Le processus en cours a été soigneusement préparé.

Nous avons assisté à l’évacuation progressive de la nature au profit de l’ordre humain. Bien que cet ordre génère des grands désordres, nous avons jugé que les progrès, en médecine, en savoir, en mobilité, en plaisir, en confort, en longévité, valaient les mutilations de notre planète, et peut-être sa mise à mort. Ce n’était pas un jugement raisonnable, mais c’était une attitude stoïque : puisque après tout, nous n’y pouvions rien.

Nous voyons se mettre en place des bouleversements inouïs et croissants dans l’état et la forme de nos sociétés.

L’interchangeabilité des cultures, les invasions barbares issues d’idéologies délirantes, la généralisation du clonage humain, et le commerce généralisé, où l’eau, l’air, la liberté, l’amour, la vie, le sang deviennent des marchandises comme les autres : tout cela, qui va sans dire, et qui aura lieu, laisse entrevoir la grande marche à l’envers du progrès humain.

Nous voilà à présent confrontés au grand-œuvre et il est dirigé contre nous. L’intelligence artificielle est en train d’atteindre son point de transmutation. Elle sera bientôt trop puissante pour être maîtrisée par autre chose qu’elle-même, et l’intelligence humaine lui sera accessoire ou soumise. Cette mutation nous renvoie à terme, à court terme, à l’animalité, dont l’invention de l’intelligence nous avait en quelque sorte délivrés.

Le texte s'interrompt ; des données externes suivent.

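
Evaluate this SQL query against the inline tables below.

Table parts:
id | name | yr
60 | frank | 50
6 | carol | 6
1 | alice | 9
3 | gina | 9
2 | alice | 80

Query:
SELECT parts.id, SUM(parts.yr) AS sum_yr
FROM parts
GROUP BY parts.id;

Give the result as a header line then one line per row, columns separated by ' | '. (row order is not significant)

After GROUP BY (5 rows):
parts.id | sum_yr
60 | 50
6 | 6
1 | 9
3 | 9
2 | 80

== RESULT ==
parts.id | sum_yr
60 | 50
6 | 6
1 | 9
3 | 9
2 | 80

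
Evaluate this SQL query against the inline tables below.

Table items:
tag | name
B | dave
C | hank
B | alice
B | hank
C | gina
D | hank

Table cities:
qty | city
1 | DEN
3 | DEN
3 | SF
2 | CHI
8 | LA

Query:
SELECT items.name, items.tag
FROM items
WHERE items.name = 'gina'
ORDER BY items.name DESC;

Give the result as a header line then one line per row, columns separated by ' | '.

== RESULT ==
items.name | items.tag
gina | C

Derivation:
After WHERE (1 rows):
items.tag | items.name
C | gina
After SELECT (1 rows):
items.name | items.tag
gina | C
After ORDER BY (1 rows):
items.name | items.tag
gina | C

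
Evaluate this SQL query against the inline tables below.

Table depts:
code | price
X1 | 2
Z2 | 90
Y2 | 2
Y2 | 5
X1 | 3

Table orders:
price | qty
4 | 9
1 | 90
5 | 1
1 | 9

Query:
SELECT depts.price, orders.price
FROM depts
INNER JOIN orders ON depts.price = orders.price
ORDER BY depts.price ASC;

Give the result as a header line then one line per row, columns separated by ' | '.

== RESULT ==
depts.price | orders.price
5 | 5

Derivation:
After JOIN orders (1 rows):
depts.code | depts.price | orders.price | orders.qty
Y2 | 5 | 5 | 1
After SELECT (1 rows):
depts.price | orders.price
5 | 5
After ORDER BY (1 rows):
depts.price | orders.price
5 | 5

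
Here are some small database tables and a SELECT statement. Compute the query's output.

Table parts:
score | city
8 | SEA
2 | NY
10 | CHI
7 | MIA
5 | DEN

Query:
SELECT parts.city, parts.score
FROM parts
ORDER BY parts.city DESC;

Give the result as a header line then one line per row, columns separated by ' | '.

== RESULT ==
parts.city | parts.score
SEA | 8
NY | 2
MIA | 7
DEN | 5
CHI | 10

Derivation:
After SELECT (5 rows):
parts.city | parts.score
SEA | 8
NY | 2
CHI | 10
MIA | 7
DEN | 5
After ORDER BY (5 rows):
parts.city | parts.score
SEA | 8
NY | 2
MIA | 7
DEN | 5
CHI | 10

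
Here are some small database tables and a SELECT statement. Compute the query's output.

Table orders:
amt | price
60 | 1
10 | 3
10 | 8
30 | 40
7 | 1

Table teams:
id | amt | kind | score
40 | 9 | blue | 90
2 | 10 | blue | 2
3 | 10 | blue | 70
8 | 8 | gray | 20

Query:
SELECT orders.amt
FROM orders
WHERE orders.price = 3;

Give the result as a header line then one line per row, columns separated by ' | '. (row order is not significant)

== RESULT ==
orders.amt
10

Derivation:
After WHERE (1 rows):
orders.amt | orders.price
10 | 3
After SELECT (1 rows):
orders.amt
10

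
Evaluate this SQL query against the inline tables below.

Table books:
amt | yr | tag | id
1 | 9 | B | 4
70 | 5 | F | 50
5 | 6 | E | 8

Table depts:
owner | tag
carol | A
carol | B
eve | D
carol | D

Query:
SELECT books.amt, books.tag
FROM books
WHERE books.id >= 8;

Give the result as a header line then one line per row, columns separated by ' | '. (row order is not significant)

After WHERE (2 rows):
books.amt | books.yr | books.tag | books.id
70 | 5 | F | 50
5 | 6 | E | 8
After SELECT (2 rows):
books.amt | books.tag
70 | F
5 | E

== RESULT ==
books.amt | books.tag
70 | F
5 | E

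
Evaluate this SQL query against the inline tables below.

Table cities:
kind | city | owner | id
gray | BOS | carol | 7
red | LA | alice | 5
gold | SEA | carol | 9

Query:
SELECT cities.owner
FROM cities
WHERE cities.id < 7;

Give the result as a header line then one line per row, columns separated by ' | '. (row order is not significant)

After WHERE (1 rows):
cities.kind | cities.city | cities.owner | cities.id
red | LA | alice | 5
After SELECT (1 rows):
cities.owner
alice

== RESULT ==
cities.owner
alice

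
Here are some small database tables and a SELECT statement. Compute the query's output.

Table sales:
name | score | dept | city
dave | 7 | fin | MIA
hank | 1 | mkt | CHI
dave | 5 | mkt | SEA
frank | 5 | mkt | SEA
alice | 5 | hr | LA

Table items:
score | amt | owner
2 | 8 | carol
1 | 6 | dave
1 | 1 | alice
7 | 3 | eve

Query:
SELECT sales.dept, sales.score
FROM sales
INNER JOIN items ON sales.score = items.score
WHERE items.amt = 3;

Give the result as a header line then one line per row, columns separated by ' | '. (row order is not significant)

== RESULT ==
sales.dept | sales.score
fin | 7

Derivation:
After JOIN items (3 rows):
sales.name | sales.score | sales.dept | sales.city | items.score | items.amt | items.owner
dave | 7 | fin | MIA | 7 | 3 | eve
hank | 1 | mkt | CHI | 1 | 6 | dave
hank | 1 | mkt | CHI | 1 | 1 | alice
After WHERE (1 rows):
sales.name | sales.score | sales.dept | sales.city | items.score | items.amt | items.owner
dave | 7 | fin | MIA | 7 | 3 | eve
After SELECT (1 rows):
sales.dept | sales.score
fin | 7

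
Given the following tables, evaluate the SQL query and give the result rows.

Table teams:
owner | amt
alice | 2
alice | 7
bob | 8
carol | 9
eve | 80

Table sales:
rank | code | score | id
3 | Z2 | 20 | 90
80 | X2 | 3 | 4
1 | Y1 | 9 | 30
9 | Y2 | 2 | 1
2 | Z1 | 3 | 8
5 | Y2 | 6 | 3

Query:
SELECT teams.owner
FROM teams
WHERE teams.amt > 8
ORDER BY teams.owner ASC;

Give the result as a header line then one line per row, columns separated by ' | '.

== RESULT ==
teams.owner
carol
eve

Derivation:
After WHERE (2 rows):
teams.owner | teams.amt
carol | 9
eve | 80
After SELECT (2 rows):
teams.owner
carol
eve
After ORDER BY (2 rows):
teams.owner
carol
eve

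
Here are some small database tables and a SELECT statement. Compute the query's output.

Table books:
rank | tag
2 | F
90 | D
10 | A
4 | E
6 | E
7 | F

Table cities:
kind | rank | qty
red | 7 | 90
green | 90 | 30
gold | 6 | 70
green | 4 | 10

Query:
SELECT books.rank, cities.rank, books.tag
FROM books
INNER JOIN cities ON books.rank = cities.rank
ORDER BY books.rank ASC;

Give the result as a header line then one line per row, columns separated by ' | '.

After JOIN cities (4 rows):
books.rank | books.tag | cities.kind | cities.rank | cities.qty
90 | D | green | 90 | 30
4 | E | green | 4 | 10
6 | E | gold | 6 | 70
7 | F | red | 7 | 90
After SELECT (4 rows):
books.rank | cities.rank | books.tag
90 | 90 | D
4 | 4 | E
6 | 6 | E
7 | 7 | F
After ORDER BY (4 rows):
books.rank | cities.rank | books.tag
4 | 4 | E
6 | 6 | E
7 | 7 | F
90 | 90 | D

== RESULT ==
books.rank | cities.rank | books.tag
4 | 4 | E
6 | 6 | E
7 | 7 | F
90 | 90 | D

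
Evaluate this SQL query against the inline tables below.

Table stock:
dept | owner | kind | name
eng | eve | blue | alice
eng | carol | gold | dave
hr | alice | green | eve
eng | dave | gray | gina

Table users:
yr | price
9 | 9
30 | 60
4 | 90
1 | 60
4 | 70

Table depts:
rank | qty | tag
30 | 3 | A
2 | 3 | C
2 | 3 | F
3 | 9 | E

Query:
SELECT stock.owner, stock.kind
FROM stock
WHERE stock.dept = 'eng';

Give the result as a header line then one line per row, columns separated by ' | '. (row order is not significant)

== RESULT ==
stock.owner | stock.kind
eve | blue
carol | gold
dave | gray

Derivation:
After WHERE (3 rows):
stock.dept | stock.owner | stock.kind | stock.name
eng | eve | blue | alice
eng | carol | gold | dave
eng | dave | gray | gina
After SELECT (3 rows):
stock.owner | stock.kind
eve | blue
carol | gold
dave | gray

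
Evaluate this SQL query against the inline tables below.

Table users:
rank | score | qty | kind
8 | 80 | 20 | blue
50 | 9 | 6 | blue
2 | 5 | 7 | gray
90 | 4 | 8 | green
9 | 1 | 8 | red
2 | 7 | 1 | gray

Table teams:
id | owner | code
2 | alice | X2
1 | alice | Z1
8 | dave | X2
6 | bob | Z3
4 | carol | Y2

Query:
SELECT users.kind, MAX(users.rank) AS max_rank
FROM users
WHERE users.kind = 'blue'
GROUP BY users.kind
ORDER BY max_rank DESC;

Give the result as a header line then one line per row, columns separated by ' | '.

After WHERE (2 rows):
users.rank | users.score | users.qty | users.kind
8 | 80 | 20 | blue
50 | 9 | 6 | blue
After GROUP BY (1 rows):
users.kind | max_rank
blue | 50
After ORDER BY (1 rows):
users.kind | max_rank
blue | 50

== RESULT ==
users.kind | max_rank
blue | 50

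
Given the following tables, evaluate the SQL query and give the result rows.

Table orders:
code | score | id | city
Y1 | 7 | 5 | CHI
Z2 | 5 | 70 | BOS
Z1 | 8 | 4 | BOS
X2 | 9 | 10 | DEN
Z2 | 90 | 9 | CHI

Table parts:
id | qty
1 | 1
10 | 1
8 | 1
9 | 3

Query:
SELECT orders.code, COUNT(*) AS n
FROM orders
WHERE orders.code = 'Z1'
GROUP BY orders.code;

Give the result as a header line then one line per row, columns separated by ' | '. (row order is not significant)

After WHERE (1 rows):
orders.code | orders.score | orders.id | orders.city
Z1 | 8 | 4 | BOS
After GROUP BY (1 rows):
orders.code | n
Z1 | 1

== RESULT ==
orders.code | n
Z1 | 1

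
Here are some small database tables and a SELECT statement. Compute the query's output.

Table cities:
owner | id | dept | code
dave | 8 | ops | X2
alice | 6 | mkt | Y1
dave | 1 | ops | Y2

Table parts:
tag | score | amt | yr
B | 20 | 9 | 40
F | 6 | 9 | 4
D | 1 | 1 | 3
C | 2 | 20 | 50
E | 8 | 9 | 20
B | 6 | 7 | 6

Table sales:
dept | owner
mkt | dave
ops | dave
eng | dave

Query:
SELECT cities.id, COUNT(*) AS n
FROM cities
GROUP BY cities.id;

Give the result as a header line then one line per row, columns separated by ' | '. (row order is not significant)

After GROUP BY (3 rows):
cities.id | n
8 | 1
6 | 1
1 | 1

== RESULT ==
cities.id | n
8 | 1
6 | 1
1 | 1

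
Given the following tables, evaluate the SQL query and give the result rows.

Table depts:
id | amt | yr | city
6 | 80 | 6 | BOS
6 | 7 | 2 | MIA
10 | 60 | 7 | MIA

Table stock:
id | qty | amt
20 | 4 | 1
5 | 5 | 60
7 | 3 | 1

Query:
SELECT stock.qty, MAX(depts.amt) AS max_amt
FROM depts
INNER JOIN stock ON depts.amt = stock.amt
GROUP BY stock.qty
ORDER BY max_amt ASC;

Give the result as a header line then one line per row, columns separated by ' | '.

After JOIN stock (1 rows):
depts.id | depts.amt | depts.yr | depts.city | stock.id | stock.qty | stock.amt
10 | 60 | 7 | MIA | 5 | 5 | 60
After GROUP BY (1 rows):
stock.qty | max_amt
5 | 60
After ORDER BY (1 rows):
stock.qty | max_amt
5 | 60

== RESULT ==
stock.qty | max_amt
5 | 60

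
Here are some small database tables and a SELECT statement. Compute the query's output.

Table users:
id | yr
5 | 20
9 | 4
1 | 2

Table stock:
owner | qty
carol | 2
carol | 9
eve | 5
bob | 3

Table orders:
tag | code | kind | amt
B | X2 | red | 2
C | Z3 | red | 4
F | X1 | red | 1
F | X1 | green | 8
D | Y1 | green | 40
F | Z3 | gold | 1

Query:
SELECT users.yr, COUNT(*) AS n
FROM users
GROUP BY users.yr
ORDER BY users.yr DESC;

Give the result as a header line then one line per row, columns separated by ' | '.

== RESULT ==
users.yr | n
20 | 1
4 | 1
2 | 1

Derivation:
After GROUP BY (3 rows):
users.yr | n
20 | 1
4 | 1
2 | 1
After ORDER BY (3 rows):
users.yr | n
20 | 1
4 | 1
2 | 1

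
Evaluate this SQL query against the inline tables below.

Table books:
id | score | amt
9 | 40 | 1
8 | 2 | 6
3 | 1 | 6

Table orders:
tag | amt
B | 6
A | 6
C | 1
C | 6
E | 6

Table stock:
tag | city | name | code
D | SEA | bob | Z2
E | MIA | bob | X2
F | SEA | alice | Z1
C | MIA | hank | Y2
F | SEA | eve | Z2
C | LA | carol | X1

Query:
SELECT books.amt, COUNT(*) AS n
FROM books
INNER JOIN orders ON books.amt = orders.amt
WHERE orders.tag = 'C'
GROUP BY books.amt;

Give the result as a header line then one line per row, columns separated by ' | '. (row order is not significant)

== RESULT ==
books.amt | n
1 | 1
6 | 2

Derivation:
After JOIN orders (9 rows):
books.id | books.score | books.amt | orders.tag | orders.amt
9 | 40 | 1 | C | 1
8 | 2 | 6 | B | 6
8 | 2 | 6 | A | 6
8 | 2 | 6 | C | 6
8 | 2 | 6 | E | 6
3 | 1 | 6 | B | 6
3 | 1 | 6 | A | 6
3 | 1 | 6 | C | 6
3 | 1 | 6 | E | 6
After WHERE (3 rows):
books.id | books.score | books.amt | orders.tag | orders.amt
9 | 40 | 1 | C | 1
8 | 2 | 6 | C | 6
3 | 1 | 6 | C | 6
After GROUP BY (2 rows):
books.amt | n
1 | 1
6 | 2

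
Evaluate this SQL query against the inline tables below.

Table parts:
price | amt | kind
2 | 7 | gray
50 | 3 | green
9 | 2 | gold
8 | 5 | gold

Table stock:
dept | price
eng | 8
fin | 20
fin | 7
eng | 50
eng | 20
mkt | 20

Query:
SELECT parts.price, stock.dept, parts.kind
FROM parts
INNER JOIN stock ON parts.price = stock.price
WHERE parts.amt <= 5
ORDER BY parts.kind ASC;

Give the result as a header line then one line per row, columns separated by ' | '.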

Le terme « Singularité », d’un usage paresseux, rend très mal compte, sauf à titre diachronique, de ce changement de réalité : on comprend d’où il sort, non ce qu’il désigne d’irréductible. L’invention de l’écriture, la fortune du christianisme, l’usage des machines à vapeur, le calcul intégral, les expériences atomiques sur sujets réels, l’expédition sur la lune, la généralisation d’internet étaient aussi des singularités. Mettre un S majuscule à l’une d’elles ne permet pas de franchir le seuil.

Ce phénomène à peine futur sera un retournement complet de l’aventure humaine. Parler à son propos de Bascule serait peut-être plus approprié.

Son alibi est qu’elle ne nous délivrera pas seulement du travail de la maîtrise du monde, de l’usage direct des choses de l’esprit, mais qu’elle ira plus loin : qu’elle pourrait aussi nous délivrer de la mort.

Si vaincre la mort implique une fusion de l’homme et de la machine, on peut se demander si la vie éternelle qui nous est promise correspond bien à une vie rêvée. Je me souviens que la Sybille de Cumes, frappée d’éternité, demandait comme une faveur de mourir.

Dans un univers entièrement basculé, le cauchemar aussi peut être sans fin.